Édouard Manet et le regard de la modernité

En 1869, suite au souffle de modernité, orchestré par Napoléon III et Haussmann, marque l’ouverture de l’établissement les Folies-Bergère. Ce lieu d’évasion est convoité par l’élite parisienne de bonnes fortunes, cherchant à fuir la réalité d’un Paris moderne. Ainsi, on se présente au Folies-Bergère, lieu de perdition, pour s’oublier et s’affranchir des « bonnes mœurs » inculquées par le « père la pudeur » René Bérenger. Où s’y pratique « cette attirance-répulsion de la part d’un public bourgeois » ((Nathalie Coutelet, « Les Folies-Bergère : une pornographie « select » », s.d. En ligne. <https://www.cairn.info/revue-romantisme-2014-1-page-111.htm#no332>. Consulté le 26 juin 2020.)), Édouard Manet y voit une beauté insoupçonnée qu’il saura interpréter par l’oeuvre Un bar aux Folies Bergère

Bien que l’écrivain Guy de Maupassant représente le lieu d’une atmosphère chaotique, Manet s’éloigne de cette désignation en offrant une oeuvre modeste où, au premier coup d’oeil, celui qui consomme l’oeuvre est inhibé par le regard hostile de la serveuse.  Par une coloration majoritairement bleutée, il va de soi que la visée de Manet ne sera point de saluer l’extase et l’euphorie. La teinte évoque plutôt  des sentiments du répertoire de la solitude et de la nostalgie. D’autant plus que la forte présence du regard féminin impose une ambiance énigmatique et mélancolique.

Édouard Manet, Un bar aux Folies Bergère, 1882, huile sur toile,
96 × 130 cm, Courtauld Gallery, London.
Source de l’image : collection en ligne du Courtauld Gallery.

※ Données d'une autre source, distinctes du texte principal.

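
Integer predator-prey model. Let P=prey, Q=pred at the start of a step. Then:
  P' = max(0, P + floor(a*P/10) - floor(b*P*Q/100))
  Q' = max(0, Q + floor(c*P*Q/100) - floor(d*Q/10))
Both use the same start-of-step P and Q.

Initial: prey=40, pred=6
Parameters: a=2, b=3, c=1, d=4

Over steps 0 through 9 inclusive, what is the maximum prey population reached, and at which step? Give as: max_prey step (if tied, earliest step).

Step 1: prey: 40+8-7=41; pred: 6+2-2=6
Step 2: prey: 41+8-7=42; pred: 6+2-2=6
Step 3: prey: 42+8-7=43; pred: 6+2-2=6
Step 4: prey: 43+8-7=44; pred: 6+2-2=6
Step 5: prey: 44+8-7=45; pred: 6+2-2=6
Step 6: prey: 45+9-8=46; pred: 6+2-2=6
Step 7: prey: 46+9-8=47; pred: 6+2-2=6
Step 8: prey: 47+9-8=48; pred: 6+2-2=6
Step 9: prey: 48+9-8=49; pred: 6+2-2=6
Max prey = 49 at step 9

Answer: 49 9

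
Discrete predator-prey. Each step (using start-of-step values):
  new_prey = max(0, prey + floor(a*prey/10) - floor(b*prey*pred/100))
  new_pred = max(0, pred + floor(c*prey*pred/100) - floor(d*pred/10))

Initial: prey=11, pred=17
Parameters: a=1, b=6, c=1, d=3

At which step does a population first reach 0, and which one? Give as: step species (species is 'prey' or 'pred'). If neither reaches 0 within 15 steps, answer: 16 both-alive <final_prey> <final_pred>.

Answer: 16 both-alive 1 3

Derivation:
Step 1: prey: 11+1-11=1; pred: 17+1-5=13
Step 2: prey: 1+0-0=1; pred: 13+0-3=10
Step 3: prey: 1+0-0=1; pred: 10+0-3=7
Step 4: prey: 1+0-0=1; pred: 7+0-2=5
Step 5: prey: 1+0-0=1; pred: 5+0-1=4
Step 6: prey: 1+0-0=1; pred: 4+0-1=3
Step 7: prey: 1+0-0=1; pred: 3+0-0=3
Steps 8-15: state stable at prey=1, pred=3 (no change)
No extinction within 15 steps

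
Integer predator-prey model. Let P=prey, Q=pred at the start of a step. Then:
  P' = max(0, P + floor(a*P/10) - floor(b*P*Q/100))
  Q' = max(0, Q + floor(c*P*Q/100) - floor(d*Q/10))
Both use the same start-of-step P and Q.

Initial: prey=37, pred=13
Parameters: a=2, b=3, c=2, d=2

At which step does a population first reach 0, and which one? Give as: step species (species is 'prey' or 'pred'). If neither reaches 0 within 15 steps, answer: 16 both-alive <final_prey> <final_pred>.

Step 1: prey: 37+7-14=30; pred: 13+9-2=20
Step 2: prey: 30+6-18=18; pred: 20+12-4=28
Step 3: prey: 18+3-15=6; pred: 28+10-5=33
Step 4: prey: 6+1-5=2; pred: 33+3-6=30
Step 5: prey: 2+0-1=1; pred: 30+1-6=25
Step 6: prey: 1+0-0=1; pred: 25+0-5=20
Step 7: prey: 1+0-0=1; pred: 20+0-4=16
Step 8: prey: 1+0-0=1; pred: 16+0-3=13
Step 9: prey: 1+0-0=1; pred: 13+0-2=11
Step 10: prey: 1+0-0=1; pred: 11+0-2=9
Step 11: prey: 1+0-0=1; pred: 9+0-1=8
Step 12: prey: 1+0-0=1; pred: 8+0-1=7
Step 13: prey: 1+0-0=1; pred: 7+0-1=6
Step 14: prey: 1+0-0=1; pred: 6+0-1=5
Step 15: prey: 1+0-0=1; pred: 5+0-1=4
No extinction within 15 steps

Answer: 16 both-alive 1 4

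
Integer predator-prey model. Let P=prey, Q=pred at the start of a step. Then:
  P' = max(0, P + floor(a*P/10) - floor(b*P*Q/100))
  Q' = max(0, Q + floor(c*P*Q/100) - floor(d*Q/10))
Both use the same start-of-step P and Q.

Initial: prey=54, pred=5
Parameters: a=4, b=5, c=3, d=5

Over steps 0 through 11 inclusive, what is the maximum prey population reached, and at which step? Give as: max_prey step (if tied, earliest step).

Step 1: prey: 54+21-13=62; pred: 5+8-2=11
Step 2: prey: 62+24-34=52; pred: 11+20-5=26
Step 3: prey: 52+20-67=5; pred: 26+40-13=53
Step 4: prey: 5+2-13=0; pred: 53+7-26=34
Step 5: prey: 0+0-0=0; pred: 34+0-17=17
Step 6: prey: 0+0-0=0; pred: 17+0-8=9
Step 7: prey: 0+0-0=0; pred: 9+0-4=5
Step 8: prey: 0+0-0=0; pred: 5+0-2=3
Step 9: prey: 0+0-0=0; pred: 3+0-1=2
Step 10: prey: 0+0-0=0; pred: 2+0-1=1
Step 11: prey: 0+0-0=0; pred: 1+0-0=1
Max prey = 62 at step 1

Answer: 62 1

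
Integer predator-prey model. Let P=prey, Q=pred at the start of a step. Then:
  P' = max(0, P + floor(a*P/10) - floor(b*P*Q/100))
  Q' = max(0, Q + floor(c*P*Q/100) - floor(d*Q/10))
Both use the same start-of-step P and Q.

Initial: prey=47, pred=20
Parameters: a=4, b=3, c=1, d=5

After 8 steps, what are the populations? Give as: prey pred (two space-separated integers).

Step 1: prey: 47+18-28=37; pred: 20+9-10=19
Step 2: prey: 37+14-21=30; pred: 19+7-9=17
Step 3: prey: 30+12-15=27; pred: 17+5-8=14
Step 4: prey: 27+10-11=26; pred: 14+3-7=10
Step 5: prey: 26+10-7=29; pred: 10+2-5=7
Step 6: prey: 29+11-6=34; pred: 7+2-3=6
Step 7: prey: 34+13-6=41; pred: 6+2-3=5
Step 8: prey: 41+16-6=51; pred: 5+2-2=5

Answer: 51 5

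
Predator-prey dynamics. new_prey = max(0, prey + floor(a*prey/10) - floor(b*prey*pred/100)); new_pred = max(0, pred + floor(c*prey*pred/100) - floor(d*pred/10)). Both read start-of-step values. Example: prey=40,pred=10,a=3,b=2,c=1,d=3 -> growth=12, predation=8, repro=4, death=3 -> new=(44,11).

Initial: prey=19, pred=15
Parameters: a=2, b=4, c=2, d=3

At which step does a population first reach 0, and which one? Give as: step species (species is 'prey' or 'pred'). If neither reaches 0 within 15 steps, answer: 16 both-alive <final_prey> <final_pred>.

Step 1: prey: 19+3-11=11; pred: 15+5-4=16
Step 2: prey: 11+2-7=6; pred: 16+3-4=15
Step 3: prey: 6+1-3=4; pred: 15+1-4=12
Step 4: prey: 4+0-1=3; pred: 12+0-3=9
Step 5: prey: 3+0-1=2; pred: 9+0-2=7
Step 6: prey: 2+0-0=2; pred: 7+0-2=5
Step 7: prey: 2+0-0=2; pred: 5+0-1=4
Step 8: prey: 2+0-0=2; pred: 4+0-1=3
Step 9: prey: 2+0-0=2; pred: 3+0-0=3
Steps 10-15: state stable at prey=2, pred=3 (no change)
No extinction within 15 steps

Answer: 16 both-alive 2 3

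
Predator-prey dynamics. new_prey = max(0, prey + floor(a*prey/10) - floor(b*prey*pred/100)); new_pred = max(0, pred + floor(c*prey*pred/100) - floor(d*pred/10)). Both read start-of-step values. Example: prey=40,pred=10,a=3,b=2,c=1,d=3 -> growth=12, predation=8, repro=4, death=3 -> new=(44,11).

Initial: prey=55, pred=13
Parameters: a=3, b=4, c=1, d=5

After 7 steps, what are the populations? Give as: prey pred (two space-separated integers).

Step 1: prey: 55+16-28=43; pred: 13+7-6=14
Step 2: prey: 43+12-24=31; pred: 14+6-7=13
Step 3: prey: 31+9-16=24; pred: 13+4-6=11
Step 4: prey: 24+7-10=21; pred: 11+2-5=8
Step 5: prey: 21+6-6=21; pred: 8+1-4=5
Step 6: prey: 21+6-4=23; pred: 5+1-2=4
Step 7: prey: 23+6-3=26; pred: 4+0-2=2

Answer: 26 2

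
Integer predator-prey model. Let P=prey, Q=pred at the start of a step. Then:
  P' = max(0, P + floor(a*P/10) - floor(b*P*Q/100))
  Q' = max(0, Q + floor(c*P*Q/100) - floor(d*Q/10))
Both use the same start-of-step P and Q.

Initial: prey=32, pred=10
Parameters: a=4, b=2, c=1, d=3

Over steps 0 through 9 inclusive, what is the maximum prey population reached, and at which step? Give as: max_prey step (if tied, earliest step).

Step 1: prey: 32+12-6=38; pred: 10+3-3=10
Step 2: prey: 38+15-7=46; pred: 10+3-3=10
Step 3: prey: 46+18-9=55; pred: 10+4-3=11
Step 4: prey: 55+22-12=65; pred: 11+6-3=14
Step 5: prey: 65+26-18=73; pred: 14+9-4=19
Step 6: prey: 73+29-27=75; pred: 19+13-5=27
Step 7: prey: 75+30-40=65; pred: 27+20-8=39
Step 8: prey: 65+26-50=41; pred: 39+25-11=53
Step 9: prey: 41+16-43=14; pred: 53+21-15=59
Max prey = 75 at step 6

Answer: 75 6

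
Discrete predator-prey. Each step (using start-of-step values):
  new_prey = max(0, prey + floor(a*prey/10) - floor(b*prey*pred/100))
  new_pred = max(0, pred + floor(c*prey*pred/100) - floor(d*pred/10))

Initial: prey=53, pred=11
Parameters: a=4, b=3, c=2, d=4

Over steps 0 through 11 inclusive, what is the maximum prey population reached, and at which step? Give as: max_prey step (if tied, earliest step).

Step 1: prey: 53+21-17=57; pred: 11+11-4=18
Step 2: prey: 57+22-30=49; pred: 18+20-7=31
Step 3: prey: 49+19-45=23; pred: 31+30-12=49
Step 4: prey: 23+9-33=0; pred: 49+22-19=52
Step 5: prey: 0+0-0=0; pred: 52+0-20=32
Step 6: prey: 0+0-0=0; pred: 32+0-12=20
Step 7: prey: 0+0-0=0; pred: 20+0-8=12
Step 8: prey: 0+0-0=0; pred: 12+0-4=8
Step 9: prey: 0+0-0=0; pred: 8+0-3=5
Step 10: prey: 0+0-0=0; pred: 5+0-2=3
Step 11: prey: 0+0-0=0; pred: 3+0-1=2
Max prey = 57 at step 1

Answer: 57 1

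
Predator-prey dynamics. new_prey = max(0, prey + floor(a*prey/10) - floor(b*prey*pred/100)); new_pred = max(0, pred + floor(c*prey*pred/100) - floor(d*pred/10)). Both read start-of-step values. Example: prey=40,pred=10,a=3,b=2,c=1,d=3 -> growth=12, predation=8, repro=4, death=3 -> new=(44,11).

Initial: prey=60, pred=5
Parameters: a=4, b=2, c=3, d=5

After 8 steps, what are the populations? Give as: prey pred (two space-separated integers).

Answer: 0 17

Derivation:
Step 1: prey: 60+24-6=78; pred: 5+9-2=12
Step 2: prey: 78+31-18=91; pred: 12+28-6=34
Step 3: prey: 91+36-61=66; pred: 34+92-17=109
Step 4: prey: 66+26-143=0; pred: 109+215-54=270
Step 5: prey: 0+0-0=0; pred: 270+0-135=135
Step 6: prey: 0+0-0=0; pred: 135+0-67=68
Step 7: prey: 0+0-0=0; pred: 68+0-34=34
Step 8: prey: 0+0-0=0; pred: 34+0-17=17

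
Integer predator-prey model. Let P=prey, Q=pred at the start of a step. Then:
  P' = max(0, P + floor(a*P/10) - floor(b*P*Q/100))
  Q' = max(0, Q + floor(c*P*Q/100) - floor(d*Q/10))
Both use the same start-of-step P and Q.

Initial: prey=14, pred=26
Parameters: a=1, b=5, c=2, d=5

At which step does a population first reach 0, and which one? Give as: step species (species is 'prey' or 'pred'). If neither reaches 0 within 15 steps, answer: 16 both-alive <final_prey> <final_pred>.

Step 1: prey: 14+1-18=0; pred: 26+7-13=20
First extinction: prey at step 1

Answer: 1 prey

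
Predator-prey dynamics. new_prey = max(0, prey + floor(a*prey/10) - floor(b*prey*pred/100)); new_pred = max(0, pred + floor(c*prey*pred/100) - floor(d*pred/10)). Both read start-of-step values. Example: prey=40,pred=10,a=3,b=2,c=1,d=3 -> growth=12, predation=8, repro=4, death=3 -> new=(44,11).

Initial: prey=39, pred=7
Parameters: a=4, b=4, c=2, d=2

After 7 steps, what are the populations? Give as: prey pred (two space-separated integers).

Step 1: prey: 39+15-10=44; pred: 7+5-1=11
Step 2: prey: 44+17-19=42; pred: 11+9-2=18
Step 3: prey: 42+16-30=28; pred: 18+15-3=30
Step 4: prey: 28+11-33=6; pred: 30+16-6=40
Step 5: prey: 6+2-9=0; pred: 40+4-8=36
Step 6: prey: 0+0-0=0; pred: 36+0-7=29
Step 7: prey: 0+0-0=0; pred: 29+0-5=24

Answer: 0 24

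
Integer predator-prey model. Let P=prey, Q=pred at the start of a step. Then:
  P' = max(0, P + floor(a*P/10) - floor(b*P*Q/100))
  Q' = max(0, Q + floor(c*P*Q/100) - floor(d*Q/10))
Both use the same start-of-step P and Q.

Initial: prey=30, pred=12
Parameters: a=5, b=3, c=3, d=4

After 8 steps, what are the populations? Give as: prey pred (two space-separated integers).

Answer: 0 9

Derivation:
Step 1: prey: 30+15-10=35; pred: 12+10-4=18
Step 2: prey: 35+17-18=34; pred: 18+18-7=29
Step 3: prey: 34+17-29=22; pred: 29+29-11=47
Step 4: prey: 22+11-31=2; pred: 47+31-18=60
Step 5: prey: 2+1-3=0; pred: 60+3-24=39
Step 6: prey: 0+0-0=0; pred: 39+0-15=24
Step 7: prey: 0+0-0=0; pred: 24+0-9=15
Step 8: prey: 0+0-0=0; pred: 15+0-6=9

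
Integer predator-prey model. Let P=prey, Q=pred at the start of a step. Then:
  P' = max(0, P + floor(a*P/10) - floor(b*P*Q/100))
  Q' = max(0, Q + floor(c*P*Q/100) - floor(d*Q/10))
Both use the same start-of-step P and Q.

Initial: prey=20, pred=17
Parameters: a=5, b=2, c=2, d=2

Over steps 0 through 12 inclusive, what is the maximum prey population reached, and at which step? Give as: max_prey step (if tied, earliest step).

Answer: 27 2

Derivation:
Step 1: prey: 20+10-6=24; pred: 17+6-3=20
Step 2: prey: 24+12-9=27; pred: 20+9-4=25
Step 3: prey: 27+13-13=27; pred: 25+13-5=33
Step 4: prey: 27+13-17=23; pred: 33+17-6=44
Step 5: prey: 23+11-20=14; pred: 44+20-8=56
Step 6: prey: 14+7-15=6; pred: 56+15-11=60
Step 7: prey: 6+3-7=2; pred: 60+7-12=55
Step 8: prey: 2+1-2=1; pred: 55+2-11=46
Step 9: prey: 1+0-0=1; pred: 46+0-9=37
Step 10: prey: 1+0-0=1; pred: 37+0-7=30
Step 11: prey: 1+0-0=1; pred: 30+0-6=24
Step 12: prey: 1+0-0=1; pred: 24+0-4=20
Max prey = 27 at step 2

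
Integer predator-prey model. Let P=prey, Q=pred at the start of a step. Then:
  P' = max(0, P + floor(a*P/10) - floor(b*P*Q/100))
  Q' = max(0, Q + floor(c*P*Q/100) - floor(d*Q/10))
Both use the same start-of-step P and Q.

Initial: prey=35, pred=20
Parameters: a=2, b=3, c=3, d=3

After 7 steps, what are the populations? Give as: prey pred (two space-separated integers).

Answer: 0 10

Derivation:
Step 1: prey: 35+7-21=21; pred: 20+21-6=35
Step 2: prey: 21+4-22=3; pred: 35+22-10=47
Step 3: prey: 3+0-4=0; pred: 47+4-14=37
Step 4: prey: 0+0-0=0; pred: 37+0-11=26
Step 5: prey: 0+0-0=0; pred: 26+0-7=19
Step 6: prey: 0+0-0=0; pred: 19+0-5=14
Step 7: prey: 0+0-0=0; pred: 14+0-4=10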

La femme, un sujet récurrent chez Manet

Marquée par l’excitation et l’optimiste des progrès sociaux, économiques, technologiques et politiques, la Belle Époque désigne un moment historique où la consommation et le divertissement deviennent un comportement social chéri par le capitalisme. Dans l’oeuvre, Un bar aux Folies Bergère, la marchandise est accessible au consommateur afin d’influer son désir et sa conduite. Comparable à ce que nous aurions l’habitude de retrouver à un comptoir-caisse.

Édouard Manet, Olympia, 1863, huile sur toile,
130.5 cm × 190 cm, Musée d’Orsay, Paris.
Source de l’image : collection en ligne du Musée d’Orsay.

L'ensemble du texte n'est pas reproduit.